Pertama, kelompok yang turun tanpa sebab dan kedua adalah kelompok yang turun dengan sebab tertentu.[7]
            Dan menurut Manna’ Khalil al- Qattan  defenisi sebab turunnya  suatu ayat  Qur’an berkisar dua hal:
1.      Bila terjadi suatu peristiwa, maka turunlah ayat Qur’an mengenai peristiwa itu.
2.      Bila Rasulullah ditanya tentang sesuatu hal, maka turunlah ayat Quran menerangkan hukumnya.[8]

            Pengertian menurut istilah asbab an-nuzul berarti sebab- sebab turun ayat.dalam pengertian sedarhana, turunnya suatu ayat disebabkan oleh suatu peristiwa, sehingga tanpa adanya peristiwa itu, ayat tersebut tidak turun. Jika memang begitu pengertiannya, tidaklah sesuai dengan hakikat al-qur’an itu sendiri, sebab ayat itu sudah adadan lengkap di lauh mahfuzh di ciptakan oleh Allah, di bawa oleh malaikat Jibril dan di sampaikan kepada nabi, maksud Allah menurunkan ajaran itu dalam bentuk wahyu ( ayat ), tentu tidak di ikat atau di hukum oleh alam yang berbentuk peristiwa itu, sehingga tanpa sebab peristiwa alam ini, suatu ayat Al-Qur’an itu tidak turun. Hal itu tidak sesuai dengan sifat Allah yang Mahakuasa. Allah tidak terikat dengan makhluk dalam menyampaikan rencana dan kehendak-Nya.[9]  
Menurut Al-Zarqani dalam kitabnya Manahil Al-Irfan fi Ulum Al-Quran, yang dimaksud dengan  istilah asbab nuzul adalah peristiwa-peristiwa yang terjadi mengiringi ayat-ayat itu diturunkan untuk membicarakan peristiwa tersebut, atau menjelaskan ketentuan hukumnya. Sementara menurut Manna Al-Qahtan asbab nuzul  menurut istilah adalah sebagai peristiwa yang menyebabkan ayat-ayat Al-Quran itu diturunkan waktu kejadian peristiwa tersebut, baik berupa pertanyaan maupun kasusu-kasus tertentu.[10]
Dari penjelasan-penjelasan tersebut di atas dapat ditarik dua kategori mengenai sebab turunnya suatu ayat, yaitu :
1.      Ayat turun ketika terjadi suatu peristiwa, yakni mengenai pertengkaran, kesalahan yang serius, dan cita-cita & harapan.

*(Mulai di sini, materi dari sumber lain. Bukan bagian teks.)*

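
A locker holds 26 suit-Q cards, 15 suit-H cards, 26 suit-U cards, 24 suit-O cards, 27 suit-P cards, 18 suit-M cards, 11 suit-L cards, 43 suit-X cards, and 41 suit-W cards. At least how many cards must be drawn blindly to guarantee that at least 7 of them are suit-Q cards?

212

In the worst case for collecting suit-Q cards, every non-suit-Q card comes out first.
There are 15 + 26 + 24 + 27 + 18 + 11 + 43 + 41 = 205 non-suit-Q cards altogether.
After those, each further card must be suit-Q, so 205 + 7 = 212 draws guarantee 7 suit-Q cards.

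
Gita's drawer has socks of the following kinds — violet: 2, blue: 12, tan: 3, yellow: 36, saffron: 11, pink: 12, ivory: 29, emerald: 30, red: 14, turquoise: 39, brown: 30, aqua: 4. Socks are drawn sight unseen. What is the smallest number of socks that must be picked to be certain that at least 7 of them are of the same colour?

Put each drawn sock into a box by colour. The largest draw with every box below 7 takes min(count, 6) from each colour; colours with fewer than 6 contribute all they have.
Σ min(cᵢ, 6) = 2 + 6 + 3 + 6 + 6 + 6 + 6 + 6 + 6 + 6 + 6 + 4 = 63.
Draw number 63 + 1 = 64 must push one box to 7.

64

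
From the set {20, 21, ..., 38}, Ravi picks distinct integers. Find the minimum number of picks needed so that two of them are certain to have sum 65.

14

A set avoiding the sum 65 can contain at most one of each pair {x, 65−x}, plus the 7 elements whose complement lies outside the range.
The integers 20, …, 32 (13 of them) are such a set: any two sum to at least 20+21 = 41 and at most 31+32 = 63 < 65.
Any 14th integer completes one of the 6 pairs, so 14 choices force a sum of 65.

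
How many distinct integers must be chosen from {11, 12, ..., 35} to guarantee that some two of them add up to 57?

A set avoiding the sum 57 can contain at most one of each pair {x, 57−x}, plus the 11 elements whose complement lies outside the range.
The integers 11, …, 28 (18 of them) are such a set: any two sum to at least 11+12 = 23 and at most 27+28 = 55 < 57.
Pigeonhole: any 19th integer completes one of the 7 pairs, so 19 choices force a sum of 57.

19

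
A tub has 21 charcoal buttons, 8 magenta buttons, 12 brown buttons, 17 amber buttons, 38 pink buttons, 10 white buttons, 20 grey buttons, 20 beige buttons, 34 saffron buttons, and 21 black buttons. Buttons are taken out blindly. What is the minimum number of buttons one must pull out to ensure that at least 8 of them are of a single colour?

71

Put each drawn button into a box by colour. The largest draw with every box below 8 takes min(count, 7) from each colour.
Σ min(cᵢ, 7) = 7 + 7 + 7 + 7 + 7 + 7 + 7 + 7 + 7 + 7 = 70.
Draw number 70 + 1 = 71 must push one box to 8.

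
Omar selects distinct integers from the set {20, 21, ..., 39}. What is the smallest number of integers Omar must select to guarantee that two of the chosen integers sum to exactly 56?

13

Two chosen integers sum to 56 exactly when both halves of some pair {x, 56−x} with 20 ≤ x ≤ 56−x ≤ 36 are chosen — 8 such pairs.
The remaining 4 elements (those with no distinct partner in range) can never complete a 56-sum, so the worst case takes all of them and one from each pair: 4 + 8 = 12.
Pigeonhole: the 13th integer has to be the second member of some pair, so 12 + 1 = 13.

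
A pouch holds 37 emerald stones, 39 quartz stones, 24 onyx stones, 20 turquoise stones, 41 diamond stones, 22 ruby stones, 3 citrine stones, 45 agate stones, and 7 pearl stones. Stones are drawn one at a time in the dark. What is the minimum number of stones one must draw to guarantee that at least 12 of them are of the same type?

88

By the pigeonhole principle, put each drawn stone into a box by type. The largest draw with every box below 12 takes min(count, 11) from each type; types with fewer than 11 contribute all they have.
Σ min(cᵢ, 11) = 11 + 11 + 11 + 11 + 11 + 11 + 3 + 11 + 7 = 87.
Draw number 87 + 1 = 88 must push one box to 12.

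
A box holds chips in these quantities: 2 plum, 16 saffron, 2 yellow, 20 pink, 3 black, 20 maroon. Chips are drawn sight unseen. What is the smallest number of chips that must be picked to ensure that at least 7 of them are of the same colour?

26

An adversary could hand out at most 6 chips per colour (plum, yellow, black run out sooner): 2 + 6 + 2 + 6 + 3 + 6 = 25 chips and still no colour has 7.
By the pigeonhole principle, one more chip lands in a colour already at 6, so 26 draws are enough and 25 are not.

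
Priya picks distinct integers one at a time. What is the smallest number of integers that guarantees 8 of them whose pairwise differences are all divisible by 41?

288

Integers whose pairwise differences are multiples of 41 are exactly those sharing a remainder mod 41. The 41 residue classes mod 41 are the pigeonholes.
With 287 integers one could put 7 in each residue class and have no class reach 8.
The 288th integer pushes some class to 8, so 41·7 + 1 = 288.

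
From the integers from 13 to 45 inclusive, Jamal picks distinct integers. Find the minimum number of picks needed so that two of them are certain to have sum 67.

22

A set avoiding the sum 67 can contain at most one of each pair {x, 67−x}, plus the 9 elements whose complement lies outside the range.
The integers 13, …, 33 (21 of them) are such a set: any two sum to at least 13+14 = 27 and at most 32+33 = 65 < 67.
By pigeonhole, any 22nd integer completes one of the 12 pairs, so 22 choices force a sum of 67.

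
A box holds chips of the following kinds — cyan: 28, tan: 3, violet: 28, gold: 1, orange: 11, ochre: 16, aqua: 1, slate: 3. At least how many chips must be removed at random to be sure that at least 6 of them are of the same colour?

Put each drawn chip into a box by colour. The largest draw with every box below 6 takes min(count, 5) from each colour; colours with fewer than 5 contribute all they have.
Σ min(cᵢ, 5) = 5 + 3 + 5 + 1 + 5 + 5 + 1 + 3 = 28.
Draw number 28 + 1 = 29 must push one box to 6.

29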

Sebagaimana diriwayatkan Ibn Abbas tentang perintah Allah kepada Nabi SAW untuk memperingatkan kerabat dekatnya. Kemudian Nabi SAW naik ke bukit Shafa dan memperingatkan kaum kerabatnya akan azab yang pedih. Ketika itu Abu Lahab berkata, “Celakalah engkau, apakah engkau mengumpulkan kami hanya untuk urusan ini?”, lalu ia berdiri. Maka turunlah surat Al-Lahab.
2.      Ayat turun ketika Rasulullah ditanya tentang sesuatu hal, yakni mengenai pertanyaan tentang masa lalu, masa yang sedang berlangsung, dan masa yang akan datang.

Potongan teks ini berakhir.